Entretanto aqui se fez menção somente a um tipo de memória,
mas conforme a psicanalista paulista Joanna Wilheim, autora de O que é
Psicologia Pré-Natal, em entrevista a Vasconcelos,
o feto tem memória:
O feto tem memória?
Sim, isso é um fato cientificamente comprovado por vários experimentos. Um
deles consiste em que a mãe leia certa história para o feto nas últimas semanas
da gravidez. Após o nascimento, fones de ouvido são colocados no bebê e são
lidas duas histórias para ele: a que escutou quando estava no útero e outra
desconhecida. Por meio de um aparelho de sucção, o recém-nascido pode “regular”
qual das historinhas quer ouvir. Invariavelmente, ele “chama” a história conhecida.
Se ele tem memória, por que não nos recordamos de nossa vida uterina?

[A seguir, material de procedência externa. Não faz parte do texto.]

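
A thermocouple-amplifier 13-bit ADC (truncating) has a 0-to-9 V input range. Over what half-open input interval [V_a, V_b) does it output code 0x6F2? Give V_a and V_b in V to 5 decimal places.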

As inscrições das experiências e vivências pré-natais ficam registradas no
inconsciente. O inconsciente não é acessível à nossa percepção. As experiências
registradas podem se manifestar indiretamente. Elas podem aflorar quando algum
fato da realidade atual “esbarrar” numa “cápsula” que contém uma memória de
acontecimento registrado na vida pré-natal. O que aflora são, sobretudo, as
sensações e emoções relacionadas com tal fato.
O bebê é capaz de aprender ainda no ventre da
mãe?
Sem dúvida. A médica e psicanalista italiana Alessandra Piontelli, autora do
livro De Feto a Criança (Imago Editora), relata o caso de uma menininha
observada através de ultra-som desde o início da gravidez. A menina era um feto
muito ativo. Movimentava-se bastante, brincava com a placenta e o cordão
umbilical. Uma de suas brincadeiras era manipular com os dedinhos a placenta
num movimento de querer descolá-la. Esta manipulação acabou provocando um forte
sangramento. A mãe correu o risco de perder a bebê e foi colocada em repouso
absoluto até o fim da gravidez. A menina passou a ficar absolutamente imóvel,
enfiada em um canto do útero, até o fim da gravidez. Ela havia aprendido que a
sua movimentação havia posto em risco a sua vida.
Entretanto, também cabe ressaltar que algumas memórias
que temos, são através de fatos contados por nossos familiares que de tanto
comentarem o ocorrido, acabamos criando essa imagem dentro de nós.